Diese Formel gibt am wie groß die Wahrscheinlichkeit  \( p_a (k) \) ist, dass ein Spiel mit einer Gesamtzahl von \( k \) Toren endet, wenn im Durchschnitt \( a \) Tore pro Spiel fallen. Dabei ist \(  e = 2,7182818\ldots \) die sog. Eulersche Zahl und \( k! \) (sprich k Fakultät) ist eine Kurzschreibweise für

$$ k! = 1 \cdot 2 \cdot \ldots \cdot (k - 1) \cdot k. $$

Wenn diese Wahrscheinlichkeit \( p_a (k) \) mit der Gesamtzahl aller bisher stattgefundenen Spiele in der Fußball-Bundesliga multipliziert wird, dann ergibt sich ebenfalls eine Verteilung der Ergebnisse nach den gefallenen Toren \( k \) pro Spiel. In der Grafik ist diese mit der Poisson-Verteilung theoretisch berechnete Anzahl der Spiele für die mittlere Toranzahl \( a = 3 \) berechnet und als rote Säulen dargestellt worden.

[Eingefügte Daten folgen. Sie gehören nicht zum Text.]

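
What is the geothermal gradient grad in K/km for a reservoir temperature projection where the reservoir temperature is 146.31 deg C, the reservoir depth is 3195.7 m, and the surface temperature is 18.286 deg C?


grad = (T_res - T_surf) / d * 1000
grad = (146.31 - 18.286) / 3195.7 * 1000
grad = 40.06133 deg C/km
Convert: 40.06133 deg C/km * 1.0 = 40.061 K/km
grad = 40.061 K/km


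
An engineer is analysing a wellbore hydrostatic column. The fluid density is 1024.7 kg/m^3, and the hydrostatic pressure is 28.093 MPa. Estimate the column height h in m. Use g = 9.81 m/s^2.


h = P * 1e6 / (g * rho)
h = 28.093 * 1e6 / (9.81 * 1024.7)
h = 2794.7 m


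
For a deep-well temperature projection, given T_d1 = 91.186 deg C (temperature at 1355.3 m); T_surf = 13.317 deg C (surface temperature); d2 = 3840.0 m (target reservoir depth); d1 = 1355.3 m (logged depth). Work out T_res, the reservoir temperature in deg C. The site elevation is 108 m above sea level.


Step 1: grad = (T_d1 - T_surf)/d1 * 1000 = (91.186 - 13.317)/1355.3 * 1000 = 57.45518 deg C/km
Step 2: T_res = T_surf + grad*d2/1000 = 13.317 + 57.45518*3840.0/1000 = 233.94 deg C
T_res = 233.94 deg C


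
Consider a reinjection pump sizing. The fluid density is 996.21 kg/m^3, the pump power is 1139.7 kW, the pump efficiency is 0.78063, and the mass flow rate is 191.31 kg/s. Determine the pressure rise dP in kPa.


dP = P_pump * rho * eta / mdot
dP = 1139.7 * 996.21 * 0.78063 / 191.31
dP = 4632.9 kPa


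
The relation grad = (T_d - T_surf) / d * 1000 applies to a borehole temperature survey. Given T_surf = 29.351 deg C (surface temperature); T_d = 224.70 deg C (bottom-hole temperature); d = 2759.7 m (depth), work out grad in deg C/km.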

Anzahl der Spiele der 1. Fußball-Bundesliga, in denen genau k Tore gefallen sind, aufgetragen gegen k. Die Anzahl wächst von k=0 bis k=2 schnell an und ist bei k=2 maximal mit fast 3000 Spielen. Dann nimmt die Anzahl bis k=8 wieder schnell ab, für k=9 bis 12 sind die Balken sehr klein. Es sind sowohl rote Balken als auch blaue dargestellt, die nicht besonders stark voneinander abweichen, außer bei k=1 und k=3, wo der rote Balken jeweils etwas höher als der blaue ist.

Vergleich zwischen Poisson-Verteilung und tatsächlich gefallenen Toren

Man erkennt, dass die Poisson-Verteilung die Verteilungskurve der Anzahl der Spiele mit jeweils \( k \) Toren recht gut wiedergibt. Natürlich ist die Übereinstimmung nicht perfekt. So gibt es offensichtlich mehr 0:0 Ergebnisse in der Bundsliga als es die Poisson-Kurve prognostizieren würde. Dafür gibt es in der Theorie deutlich mehr Ergebnisse mit einem Tor also 1:0 und 0:1 Resultate als bisher in der Realität. Da über 12.000 Spiele zu der Statistik beitragen, sind diese Abweichungen schon signifikant. Aber dennoch: Die Poisson-Kurve erklärt überraschend gut die Zahl der Spiele die mit einer bestimmten Anzahl geschossener Tore endet. Eine Fußball-Mannschaft in der Bundesliga schießt also nach fast derselben Statistik Tore, nach der ein radioaktiver Atomkern zerfällt - wer hätte das gedacht! Während allerdings eine radioaktive Quelle Strahlung emittiert, „emittiert“ eine Fussball-Mannschaft sozusagen Tore. Es ist wichtig zu bemerken, dass in der Theorie diese „Emission“ von Toren „unkorreliert“ ist, das heißt ein Tor beeinflusst das Fallen des nächsten Tores nicht. Das ist in der Realität allerdings nicht unbedingt gewährleistet.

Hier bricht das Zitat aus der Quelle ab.